County Cavan is made up of many distinct communities of people. Our shared past, the unique or special nature of the area in which we live and our feeling of belonging combine to create sustainable communities in which people wish to live. One of the essential components in achieving this is the recognition, protection and enhancement of our built heritage and archaeology.
County Cavan has a rich and diverse architectural heritage which consists of man-made features. These may include residential dwellings, farmhouses, old schools, Churches, castles, thatched cottages, industrial buildings, gate lodges, shop fronts and walls to name but a few.
It is essential that our built heritage, especially structures that appear in the Record of Protected Structures and Architectural Conservation Areas are protected.
What is a Protected Structure?
A protected structure is a structure that is considered to be of special interest from an architectural, historical, archaeological, artistic, cultural, scientific, social or technical point of view and which has been included on the Record of Protected Structures.
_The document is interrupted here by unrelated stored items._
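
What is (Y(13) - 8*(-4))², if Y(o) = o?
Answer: 2025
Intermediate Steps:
(Y(13) - 8*(-4))² = (13 - 8*(-4))² = (13 + 32)² = 45² = 2025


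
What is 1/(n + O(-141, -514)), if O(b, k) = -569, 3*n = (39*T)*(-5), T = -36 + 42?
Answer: -1/959 ≈ -0.0010428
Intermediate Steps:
T = 6
n = -390 (n = ((39*6)*(-5))/3 = (234*(-5))/3 = (⅓)*(-1170) = -390)
1/(n + O(-141, -514)) = 1/(-390 - 569) = 1/(-959) = -1/959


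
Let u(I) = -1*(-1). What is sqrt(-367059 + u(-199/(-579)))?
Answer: I*sqrt(367058) ≈ 605.85*I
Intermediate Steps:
u(I) = 1
sqrt(-367059 + u(-199/(-579))) = sqrt(-367059 + 1) = sqrt(-367058) = I*sqrt(367058)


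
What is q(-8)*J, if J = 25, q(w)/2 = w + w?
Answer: -800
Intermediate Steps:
q(w) = 4*w (q(w) = 2*(w + w) = 2*(2*w) = 4*w)
q(-8)*J = (4*(-8))*25 = -32*25 = -800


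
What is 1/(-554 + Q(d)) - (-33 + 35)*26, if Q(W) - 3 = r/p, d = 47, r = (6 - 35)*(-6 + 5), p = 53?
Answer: -1517101/29174 ≈ -52.002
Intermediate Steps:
r = 29 (r = -29*(-1) = 29)
Q(W) = 188/53 (Q(W) = 3 + 29/53 = 188/53)
1/(-554 + Q(d)) - (-33 + 35)*26 = 1/(-554 + 188/53) - (-33 + 35)*26 = 1/(-29174/53) - 2*26 = -53/29174 - 1*52 = -53/29174 - 52 = -1517101/29174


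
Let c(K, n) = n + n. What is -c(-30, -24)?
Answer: 48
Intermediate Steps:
c(K, n) = 2*n
-c(-30, -24) = -2*(-24) = -1*(-48) = 48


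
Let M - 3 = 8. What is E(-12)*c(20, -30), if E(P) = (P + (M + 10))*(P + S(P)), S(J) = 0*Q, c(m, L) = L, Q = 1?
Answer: 3240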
It can form part of a structure or be a group of structures.
The purpose of including structures or parts of structures on the RPS is to ensure that any works which, in the opinion if the Council, have a material effect on the character of the structure require planning permission. This ensures that potential changes or alterations to the character of the structure would be carried out in such a way that the existing character is retained.
Record of Protected Structures
In County Cavan there are approximately 450 structures listed on the Record of Protected Structures (RPS). The RPS is a list of structures held by Cavan County Council, which contains structures/ buildings considered to be of special interest in the County. The RPS forms part of the Cavan County Development Plan 2008-2014 and for those buildings of special interest in Cavan Town and Environs, they are listed in the Cavan Town & Environs Development Plan 2008-2014. The development plans are available to view at the local libraries and the Planning Office at Farnham Centre, Cavan.
Once a structure is listed on the RPS as a Protected Structure, the designation includes the structure itself, its interior, the surrounding land or ‘curtilage’ of the structure, or any other structure (including boundaries) within the curtilage, their interiors and all fixtures and features of the structures. It can also include certain features in the attendant grounds. All features which contribute to the character and special interest of a protected structure are considered protected.
What is the curtilage?
Curtilage is not defined by legislation, but as set out in the Architectural Heritage Protection Guidelines it can be taken to be the parcel of land immediately associated with that structure and which is (or was) in use for the purposes of the structure.
The extent of the curtilage will need to be determined on a case-by-case basis.
Carrying out works to a Protected Structure
Certain works that are normally considered exempted development may require planning permission when carried out to a protected structure. When carrying out works to a protected structure, the planning authority must be contacted to determine if they require planning permission.
Architectural Conservation Areas (ACAs)
Architectural Conservation Areas are
‘a place, area, group of structures or townscape, taking account of building lines and heights, that is of special architectural, historical, archaeological, artistic, cultural, scientific, social or technical interest or that contributes to the appreciation of a Protected Structure, and whose character it is an objective of a development plan to preserve’. In designating ACAs Cavan County Council seeks to guide change and development in areas of special heritage value or interest or where Protected Structures are affected. The aim is to retain the overall special architectural or historic character of an area or place.
A number of areas within County Cavan have been identified as candidate ACAs. Most structures within these ACAs are important in that they contribute to the overall streetscape or special character of the ACA and then to the area in which they are situated. Any works that would have a material effect on the character of the ACA will require planning permission.
During the lifetime of the current County Development Plan 2008-2014 ACAs will be designated in order to preserve, protect and enhance the character of the areas. The proposed ACAs include
- The Lawn Terrace, Belturbet
- Main Street, Virginia
- Redhills Village
- Belturbet Diamond, Courthouse and Streetscape
- Cootehill Lower Market Street
- Kilmore Cathedral
- Cootehill Residential Terrace on Monaghan Road.